And here are some emerging conclusions:
In one sense big data is nothing new – ever since the Romans conducted a census to aid tax collection in Britain, governments have been using data about citizens to help them manage more effectively. In slightly more recent times, the public sector, and particularly local authorities, has made increasingly sophisticated use of datasets to segment customers and provide more targeted and more efficient services. Big data is an extension of this sort of analysis.
And yet in another sense it is. Many conversations about big data start by asking ‘what is big data’. My answer is that it is a useful catch-all phrase to describe the new tools we have which allow us to store and analyse more data, more quickly, and more cheaply than ever before. The two benefits of this which excite me most are:
· Greater opportunities to fish; in the past you would typically test a single hypothesis – for example that truancy is related to crime – and gather two datasets and run them against each other. Now you don’t have to have a grand hypothesis because you can run multiple and large datasets against each other – all you are looking for is a pattern which you can then attempt to explain. In statistical terms you are looking for correlation rather than causation – at least initially – and this makes life a lot more interesting
· Less anxiety about ‘perfect data’: because you can search across so many datasets and because you are looking for patterns rather than definitive answers you can afford to be (a bit) less fussy about the data
The public sector (and particularly Local Government) is perfectly placed to take advantage of big data; the public sector has lots of data about the public – and lots of very personal data about, for example, income, health, lifestyle. Mining this data appropriately and legally could yield massive dividends. Moreover, typically this data has been stored disparately (different databases, different languages) and messily. In the past these challenges have prevented effective data analysis - big data techniques can help overcome them.

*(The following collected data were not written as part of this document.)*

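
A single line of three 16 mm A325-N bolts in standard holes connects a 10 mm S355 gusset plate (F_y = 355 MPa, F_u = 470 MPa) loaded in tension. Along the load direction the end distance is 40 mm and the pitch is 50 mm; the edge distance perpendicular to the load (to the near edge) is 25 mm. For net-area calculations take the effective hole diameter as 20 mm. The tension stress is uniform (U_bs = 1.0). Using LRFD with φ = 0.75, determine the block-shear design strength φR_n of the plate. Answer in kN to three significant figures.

Shear plane L_v = 40 + 2·50 = 140 mm; A_gv = 140 × 10 = 1400 mm².
A_nv = (140 − 2.5·20) × 10 = 900 mm².
A_nt = (25 − 0.5·20) × 10 = 150 mm².
0.6 F_u A_nv = 253.8 kN; 0.6 F_y A_gv = 298.2 kN → shear rupture governs the shear term.
R_n = 253.8 + 1.0 × 470 × 150 / 1000 = 324.3 kN.
Design strength φR_n = 0.75 × 324.3 = 243 kN.

243 kN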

However, the results so far have been underwhelming; disappointingly I have yet to come across any dazzling examples of big data analysis yielding massive dividends. New York City is widely lauded as the most advanced in its use of data but the improvements they have made – better identification of: unstable manhole covers, buildings vulnerable to fire, restaurants which dispose of cooking oil illegally - are marginal rather than transformative. Is big data a game of incremental improvements rather than exciting large ones?
And the appetite for doing more is currently limited amongst public sector bodies and suppliers; possibly because the results have been underwhelming most organisations appear to be at the sage nod stage (‘this looks interesting’) rather than the action stage. This is unsurprising perhaps in public sector bodies who want compelling evidence before investing time and money, but I was disconcerted that the offerings from suppliers are so cautious.
Even though the barriers may not be that high; I have yet to come across a barrier that seems insurmountable around big data. Issues to do with compatibility and cleanliness of data are much easier to overcome than they used to be. Issues of ownership around data and governance can be troublesome depending on the personalities and context but should always be soluble. And although the legal side is not crystal clear yet (admittedly this is the sort of statement that sends shivers down the spine of legal departments) the ability to use aggregate data for the greater good makes it likely that courts will view careful efforts of public sector bodies favourably.
At a time when public sector organisations are looking for an edge to help them save money without reducing services, investigating the insights that could be gleaned from big data with relatively low cost and low risk seems like an obvious thing to do.
Postscript: I and some colleagues are working with a handful of local authorities to do precisely this sort of investigation. We will be testing some specific hypotheses using whatever datasets are most easily accessible. Hopefully there will be some useful and interesting results to share at some point.